Like ensuring a fair contest for possession between the attacking and defending team, speeding up the game by cleaning up the ruck is an entirely virtuous pursuit.
It may be too early to give a definitive verdict but the opening weeks of Super Rugby Unlocked has seen partial improvements in that area, but the shrill of the referee’s whistle has been difficult to ignore.
Naturally, players take a while to fully grasp and adapt to law changes or even subtle variations thereof.
The changes, especially those that are supposed to declutter the ruck, are aimed at speeding up play by discouraging the defending team from slowing down possession in the tackle and ensuing ruck.
The ball carrier has to play ball, too.
Ball carriers will be allowed only one dynamic movement after being tackled.
Crawling, or any secondary movement other than placing or passing, leaves the player vulnerable to being penalised.
What doesn’t help in this instance is that the ruck has always been an area shrouded in subjectivity.
As you’d expect, it has left a number of contact-hitting ball carriers a little bemused after they got back on their feet.
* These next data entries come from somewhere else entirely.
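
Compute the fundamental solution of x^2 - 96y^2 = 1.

(x, y) = (49, 5)

First expand sqrt(96) as a continued fraction. With x_i = (sqrt(96) + m_i)/d_i and (m_0, d_0) = (0, 1): a_0 = floor(sqrt(96)) = 9, since 9^2 = 81 <= 96 < 100 = 10^2.
Iterate m_{i+1} = d_i*a_i - m_i, d_{i+1} = (96 - m_{i+1}^2)/d_i, a_{i+1} = floor((a_0 + m_{i+1})/d_{i+1}):
  m_1 = 1*9 - 0 = 9, d_1 = (96 - 9^2)/1 = 15/1 = 15, a_1 = floor((9 + 9)/15) = 1.
  m_2 = 15*1 - 9 = 6, d_2 = (96 - 6^2)/15 = 60/15 = 4, a_2 = floor((9 + 6)/4) = 3.
  m_3 = 4*3 - 6 = 6, d_3 = (96 - 6^2)/4 = 60/4 = 15, a_3 = floor((9 + 6)/15) = 1.
  m_4 = 15*1 - 6 = 9, d_4 = (96 - 9^2)/15 = 15/15 = 1, a_4 = floor((9 + 9)/1) = 18.
  m_5 = 1*18 - 9 = 9, d_5 = (96 - 9^2)/1 = 15/1 = 15: (m_5, d_5) = (m_1, d_1) = (9, 15), so from here the quotients repeat a_1, ..., a_4; the period length is 4.
So sqrt(96) = [9; (1, 3, 1, 18)] with period length k = 4.
k is even, so the fundamental solution of x^2 - 96y^2 = 1 is (p_{k-1}, q_{k-1}) = (p_3, q_3); compute convergents through index 3.
Convergents (p_i = a_i*p_{i-1} + p_{i-2}, q_i = a_i*q_{i-1} + q_{i-2} with p_{-2}=0, p_{-1}=1, q_{-2}=1, q_{-1}=0):
  i=0: a_0=9, p_0 = 9*1 + 0 = 9, q_0 = 9*0 + 1 = 1.
  i=1: a_1=1, p_1 = 1*9 + 1 = 10, q_1 = 1*1 + 0 = 1.
  i=2: a_2=3, p_2 = 3*10 + 9 = 39, q_2 = 3*1 + 1 = 4.
  i=3: a_3=1, p_3 = 1*39 + 10 = 49, q_3 = 1*4 + 1 = 5.
Check: 49^2 - 96*5^2 = 2401 - 2400 = 1, so (x, y) = (49, 5) solves the equation, and by the theorem it is the least positive solution.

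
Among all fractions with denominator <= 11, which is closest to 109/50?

24/11

Expand x = 109/50 as a continued fraction with the Euclidean algorithm:
  109 = 2*50 + 9, so a_0 = 2.
  50 = 5*9 + 5, so a_1 = 5.
  9 = 1*5 + 4, so a_2 = 1.
  5 = 1*4 + 1, so a_3 = 1.
  4 = 4*1 + 0, so a_4 = 4.
so x = [2; 5, 1, 1, 4].
Convergents (p_i = a_i*p_{i-1} + p_{i-2}, q_i = a_i*q_{i-1} + q_{i-2} with p_{-2}=0, p_{-1}=1, q_{-2}=1, q_{-1}=0), until the denominator exceeds 11:
  i=0: a_0=2, p_0 = 2*1 + 0 = 2, q_0 = 2*0 + 1 = 1.
  i=1: a_1=5, p_1 = 5*2 + 1 = 11, q_1 = 5*1 + 0 = 5.
  i=2: a_2=1, p_2 = 1*11 + 2 = 13, q_2 = 1*5 + 1 = 6.
  i=3: a_3=1, p_3 = 1*13 + 11 = 24, q_3 = 1*6 + 5 = 11.
  i=4: a_4=4, p_4 = 4*24 + 13 = 109, q_4 = 4*11 + 6 = 50.
q_4 = 50 > 11, so the last convergent with denominator <= 11 is p_3/q_3 = 24/11.
The closest fraction with denominator <= 11 is either p_3/q_3 or the intermediate fraction (k*p_3 + p_2)/(k*q_3 + q_2) with the largest k >= 1 whose denominator stays <= 11; these approach x as k grows, and every other convergent or intermediate fraction in range is farther away.
Largest k: floor((11 - q_2)/q_3) = floor((11 - 6)/11) = 0.
Since k = 0, no intermediate fraction beyond p_3/q_3 has denominator <= 11, so the convergent 24/11 is the closest (its error is |109*11 - 24*50|/(50*11) = 1/550).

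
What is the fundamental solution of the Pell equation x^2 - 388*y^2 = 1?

First expand sqrt(388) as a continued fraction. With x_i = (sqrt(388) + m_i)/d_i and (m_0, d_0) = (0, 1): a_0 = floor(sqrt(388)) = 19, since 19^2 = 361 <= 388 < 400 = 20^2.
Iterate m_{i+1} = d_i*a_i - m_i, d_{i+1} = (388 - m_{i+1}^2)/d_i, a_{i+1} = floor((a_0 + m_{i+1})/d_{i+1}):
  m_1 = 1*19 - 0 = 19, d_1 = (388 - 19^2)/1 = 27/1 = 27, a_1 = floor((19 + 19)/27) = 1.
  m_2 = 27*1 - 19 = 8, d_2 = (388 - 8^2)/27 = 324/27 = 12, a_2 = floor((19 + 8)/12) = 2.
  m_3 = 12*2 - 8 = 16, d_3 = (388 - 16^2)/12 = 132/12 = 11, a_3 = floor((19 + 16)/11) = 3.
  m_4 = 11*3 - 16 = 17, d_4 = (388 - 17^2)/11 = 99/11 = 9, a_4 = floor((19 + 17)/9) = 4.
  m_5 = 9*4 - 17 = 19, d_5 = (388 - 19^2)/9 = 27/9 = 3, a_5 = floor((19 + 19)/3) = 12.
  m_6 = 3*12 - 19 = 17, d_6 = (388 - 17^2)/3 = 99/3 = 33, a_6 = floor((19 + 17)/33) = 1.
  m_7 = 33*1 - 17 = 16, d_7 = (388 - 16^2)/33 = 132/33 = 4, a_7 = floor((19 + 16)/4) = 8.
  m_8 = 4*8 - 16 = 16, d_8 = (388 - 16^2)/4 = 132/4 = 33, a_8 = floor((19 + 16)/33) = 1.
  m_9 = 33*1 - 16 = 17, d_9 = (388 - 17^2)/33 = 99/33 = 3, a_9 = floor((19 + 17)/3) = 12.
  m_10 = 3*12 - 17 = 19, d_10 = (388 - 19^2)/3 = 27/3 = 9, a_10 = floor((19 + 19)/9) = 4.
  m_11 = 9*4 - 19 = 17, d_11 = (388 - 17^2)/9 = 99/9 = 11, a_11 = floor((19 + 17)/11) = 3.
  m_12 = 11*3 - 17 = 16, d_12 = (388 - 16^2)/11 = 132/11 = 12, a_12 = floor((19 + 16)/12) = 2.
  m_13 = 12*2 - 16 = 8, d_13 = (388 - 8^2)/12 = 324/12 = 27, a_13 = floor((19 + 8)/27) = 1.
  m_14 = 27*1 - 8 = 19, d_14 = (388 - 19^2)/27 = 27/27 = 1, a_14 = floor((19 + 19)/1) = 38.
  m_15 = 1*38 - 19 = 19, d_15 = (388 - 19^2)/1 = 27/1 = 27: (m_15, d_15) = (m_1, d_1) = (19, 27), so from here the quotients repeat a_1, ..., a_14; the period length is 14.
So sqrt(388) = [19; (1, 2, 3, 4, 12, 1, 8, 1, 12, 4, 3, 2, 1, 38)] with period length k = 14.
k is even, so the fundamental solution of x^2 - 388y^2 = 1 is (p_{k-1}, q_{k-1}) = (p_13, q_13); compute convergents through index 13.
Convergents (p_i = a_i*p_{i-1} + p_{i-2}, q_i = a_i*q_{i-1} + q_{i-2} with p_{-2}=0, p_{-1}=1, q_{-2}=1, q_{-1}=0):
  i=0: a_0=19, p_0 = 19*1 + 0 = 19, q_0 = 19*0 + 1 = 1.
  i=1: a_1=1, p_1 = 1*19 + 1 = 20, q_1 = 1*1 + 0 = 1.
  i=2: a_2=2, p_2 = 2*20 + 19 = 59, q_2 = 2*1 + 1 = 3.
  i=3: a_3=3, p_3 = 3*59 + 20 = 197, q_3 = 3*3 + 1 = 10.
  i=4: a_4=4, p_4 = 4*197 + 59 = 847, q_4 = 4*10 + 3 = 43.
  i=5: a_5=12, p_5 = 12*847 + 197 = 10361, q_5 = 12*43 + 10 = 526.
  i=6: a_6=1, p_6 = 1*10361 + 847 = 11208, q_6 = 1*526 + 43 = 569.
  i=7: a_7=8, p_7 = 8*11208 + 10361 = 100025, q_7 = 8*569 + 526 = 5078.
  i=8: a_8=1, p_8 = 1*100025 + 11208 = 111233, q_8 = 1*5078 + 569 = 5647.
  i=9: a_9=12, p_9 = 12*111233 + 100025 = 1434821, q_9 = 12*5647 + 5078 = 72842.
  i=10: a_10=4, p_10 = 4*1434821 + 111233 = 5850517, q_10 = 4*72842 + 5647 = 297015.
  i=11: a_11=3, p_11 = 3*5850517 + 1434821 = 18986372, q_11 = 3*297015 + 72842 = 963887.
  i=12: a_12=2, p_12 = 2*18986372 + 5850517 = 43823261, q_12 = 2*963887 + 297015 = 2224789.
  i=13: a_13=1, p_13 = 1*43823261 + 18986372 = 62809633, q_13 = 1*2224789 + 963887 = 3188676.
Check: 62809633^2 - 388*3188676^2 = 3945049997594689 - 3945049997594688 = 1, so (x, y) = (62809633, 3188676) solves the equation, and by the theorem it is the least positive solution.

(x, y) = (62809633, 3188676)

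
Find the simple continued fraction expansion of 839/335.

Run the Euclidean algorithm on 839 and 335; the successive quotients are the partial quotients a_0, a_1, ... (each step inverts the fractional part left over by the previous one):
  839 = 2*335 + 169, so a_0 = 2.
  335 = 1*169 + 166, so a_1 = 1.
  169 = 1*166 + 3, so a_2 = 1.
  166 = 55*3 + 1, so a_3 = 55.
  3 = 3*1 + 0, so a_4 = 3.
The remainder reaches 0 after 5 divisions, so the expansion has 5 partial quotients, read off in order.

[2; 1, 1, 55, 3]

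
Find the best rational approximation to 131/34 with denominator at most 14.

27/7

Expand x = 131/34 as a continued fraction with the Euclidean algorithm:
  131 = 3*34 + 29, so a_0 = 3.
  34 = 1*29 + 5, so a_1 = 1.
  29 = 5*5 + 4, so a_2 = 5.
  5 = 1*4 + 1, so a_3 = 1.
  4 = 4*1 + 0, so a_4 = 4.
so x = [3; 1, 5, 1, 4].
Convergents (p_i = a_i*p_{i-1} + p_{i-2}, q_i = a_i*q_{i-1} + q_{i-2} with p_{-2}=0, p_{-1}=1, q_{-2}=1, q_{-1}=0), until the denominator exceeds 14:
  i=0: a_0=3, p_0 = 3*1 + 0 = 3, q_0 = 3*0 + 1 = 1.
  i=1: a_1=1, p_1 = 1*3 + 1 = 4, q_1 = 1*1 + 0 = 1.
  i=2: a_2=5, p_2 = 5*4 + 3 = 23, q_2 = 5*1 + 1 = 6.
  i=3: a_3=1, p_3 = 1*23 + 4 = 27, q_3 = 1*6 + 1 = 7.
  i=4: a_4=4, p_4 = 4*27 + 23 = 131, q_4 = 4*7 + 6 = 34.
q_4 = 34 > 14, so the last convergent with denominator <= 14 is p_3/q_3 = 27/7.
The closest fraction with denominator <= 14 is either p_3/q_3 or the intermediate fraction (k*p_3 + p_2)/(k*q_3 + q_2) with the largest k >= 1 whose denominator stays <= 14; these approach x as k grows, and every other convergent or intermediate fraction in range is farther away.
Largest k: floor((14 - q_2)/q_3) = floor((14 - 6)/7) = 1.
That gives (1*27 + 23)/(1*7 + 6) = 50/13.
Compare the errors: |x - 27/7| = |131*7 - 27*34|/(34*7) = 1/238, and |x - 50/13| = |131*13 - 50*34|/(34*13) = 3/442.
Cross-multiplying, 1*442 = 442 < 714 = 3*238, so 1/238 is smaller: the convergent 27/7 is closer to x than 50/13.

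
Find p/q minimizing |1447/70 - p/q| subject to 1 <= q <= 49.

Expand x = 1447/70 as a continued fraction with the Euclidean algorithm:
  1447 = 20*70 + 47, so a_0 = 20.
  70 = 1*47 + 23, so a_1 = 1.
  47 = 2*23 + 1, so a_2 = 2.
  23 = 23*1 + 0, so a_3 = 23.
so x = [20; 1, 2, 23].
Convergents (p_i = a_i*p_{i-1} + p_{i-2}, q_i = a_i*q_{i-1} + q_{i-2} with p_{-2}=0, p_{-1}=1, q_{-2}=1, q_{-1}=0), until the denominator exceeds 49:
  i=0: a_0=20, p_0 = 20*1 + 0 = 20, q_0 = 20*0 + 1 = 1.
  i=1: a_1=1, p_1 = 1*20 + 1 = 21, q_1 = 1*1 + 0 = 1.
  i=2: a_2=2, p_2 = 2*21 + 20 = 62, q_2 = 2*1 + 1 = 3.
  i=3: a_3=23, p_3 = 23*62 + 21 = 1447, q_3 = 23*3 + 1 = 70.
q_3 = 70 > 49, so the last convergent with denominator <= 49 is p_2/q_2 = 62/3.
The closest fraction with denominator <= 49 is either p_2/q_2 or the intermediate fraction (k*p_2 + p_1)/(k*q_2 + q_1) with the largest k >= 1 whose denominator stays <= 49; these approach x as k grows, and every other convergent or intermediate fraction in range is farther away.
Largest k: floor((49 - q_1)/q_2) = floor((49 - 1)/3) = 16.
That gives (16*62 + 21)/(16*3 + 1) = 1013/49.
Compare the errors: |x - 62/3| = |1447*3 - 62*70|/(70*3) = 1/210, and |x - 1013/49| = |1447*49 - 1013*70|/(70*49) = 7/3430.
Cross-multiplying, 7*210 = 1470 < 3430 = 1*3430, so 7/3430 is smaller: the intermediate fraction 1013/49 is closer to x than 62/3.

1013/49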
Tacklers however, have copped the brunt. Tacklers are expected to roll away immediately in the direction of the side-line. This will be a referee’s number-one priority at the tackle.
Tacklers have been asked to roll away east-west (not towards the try lines).
The offside line will be bossed more vigilantly with defenders expected to be palpably onside to provide attacking teams more space.
So much fine print in an area where split-second decisions need to be made naturally leads to folly. Lawmakers argue they are not changing the laws of the game but are simply applying them more strictly.
Even if you call it a sharpening of focus, it has still come at a cost. What doesn’t help in this instance is that the ruck has always been an area shrouded in subjectivity.
The laws may be clear but things don’t unfold in a predetermined way as bodies clatter into each other at breakneck speed. That leads to a fair amount of subjectivity.
Last week, for instance, referee Rasta Rashivhenge’s whistle became a form of punctuation in the Super Rugby Unlocked clash between the Stormers and the Lions at Newlands. Rashivhenge clearly took the new directive to heart, penalising both teams mercilessly when they strayed from the laws as contained in the book.
It made for a stop-start affair but he applied the law as he was told to. That was until the last move of the game when the Lions, hoping to still record a last-gasp win, went on the attack and came within a few metres of the Stormers’ try line when Stormers prop Steven Kitshoff applied a spoiling hand at the ruck.
Rashivhenge, in arguably the most crucial moment of the game, opted only to warn the player with a “hands off” and allowed play to continue. A penalty where the Lions could have kicked for touch might have altered the result.
Upon reflection you could argue that applying all the technical penalties to the letter of the law and then overlooking a moment that potentially could have turned the result does the game a disservice.
That moment again underlined the fact that while lawmakers try to declutter the game by presenting match officials with white-and-black scenarios, the human condition, when the pressure is on, gravitates to shades of grey.